L’Amérique latine au révélateur équatorien !

Équateur . Les élections générales de dimanche devraient consacrer la victoire de Rafael Correa et de son mouvement, Alliance pays. Un probable succès confirmerait l’assise continentale de la gauche.


Quito ( Équateur),
Envoyée spéciale.



La campagne des élections générales s’est achevée jeudi soir dans un carnaval bariolé dans les rues de Quito. La veille, Alliance pays, le mouvement du président Rafael Correa, tenait un ultime meeting aux accents de pré-victoire. Élu, il y a peine trois ans, ce jeune économiste, qui a rejoint l’axe « du socialisme du XXIe siècle » promu par les présidents bolivien et vénézuélien, est quasi assuré d’une réélection dès le premier tour ce dimanche, selon les derniers sondages. Un succès, ce serait alors le sixième consécutif, viendrait conforter la gauche au pouvoir sur le continent, un cycle ouvert il y a onze ans avec l’élection d’Hugo Chavez au Venezuela.


« Combattre,
c’est vaincre !


Venues du sud ou du nord oriental de la capitale équatorienne, les « caravanes » des quartiers populaires étaient du rendez-vous « correiste ». Sous une banderole « Combattre, c’est vaincre, pas un seul pas en arrière », signé du Comité du peuple, Miguel Anicete n’a pas assez d’adjectifs pour qualifier le président. « Loyal, franc, honnête ». Ce qui n’est pas rien dans un pays, et par extension un continent, où les cols blancs et représentants institutionnels sont assimilés aux affaires de corruption. « Jamais on ne dira assez combien nous avons été malmenés par nos gouvernements », souligne Miguel.

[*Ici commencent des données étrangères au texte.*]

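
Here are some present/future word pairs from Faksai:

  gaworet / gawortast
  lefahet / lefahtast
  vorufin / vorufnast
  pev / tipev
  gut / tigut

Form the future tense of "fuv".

tifuv

gut and lefahet both end in -t yet inflect differently (tigut, lefahtast), so the final letter is not what conditions the rule; the number of vowels is.
"fuv" has 1 vowel. The stems with 1 vowel (gut → tigut, pev → tipev) add the prefix ti-.
So fuv → tifuv.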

Comme de nombreux pays latino-américains, regorgeant de ressources naturelles, l’Équateur a été laminée par les recettes néolibérales et les politiques d’ajustement structurel, autrement les privatisations à tout-va, imposées par les grandes institutions financières internationales. À l’aube du nouveau siècle, la dollarisation de l’économie équatorienne accompagnée d’une forte dévaluation de la monnaie nationale (sucre), a porté l’estocade à une population acculée à la faillite, à l’image de la crise argentine de 2001.

Vendeur ambulant dans la rue, Pablo Revelo vit du commerce informel. « La dollarisarion a constitué un changement radical. Avant on mangeait pour un 1,25 dollar, aujourd’hui ,c’est impossible. Nous avons la monnaie du diable », lâche-t-il. Résorber l’isolement physique et moral ainsi que la fracture sociale - plus de 40 % de la population vit en dessous du seuil de pauvreté - devient une gageure dans ces conditions. « La dette est immense, reconnaît Manuela Gallegos, ministre du secrétariat des Peuples, des Mouvements sociaux, et du Pouvoir citoyen. Elle va au-delà de la question sociale. La crise d’injustice sociale s’est répercutée dans des espaces d’exclusion. Dans la grande majorité des pays toute cette tension ressurgit avec pour lien une correction : l’inclusion alternative. »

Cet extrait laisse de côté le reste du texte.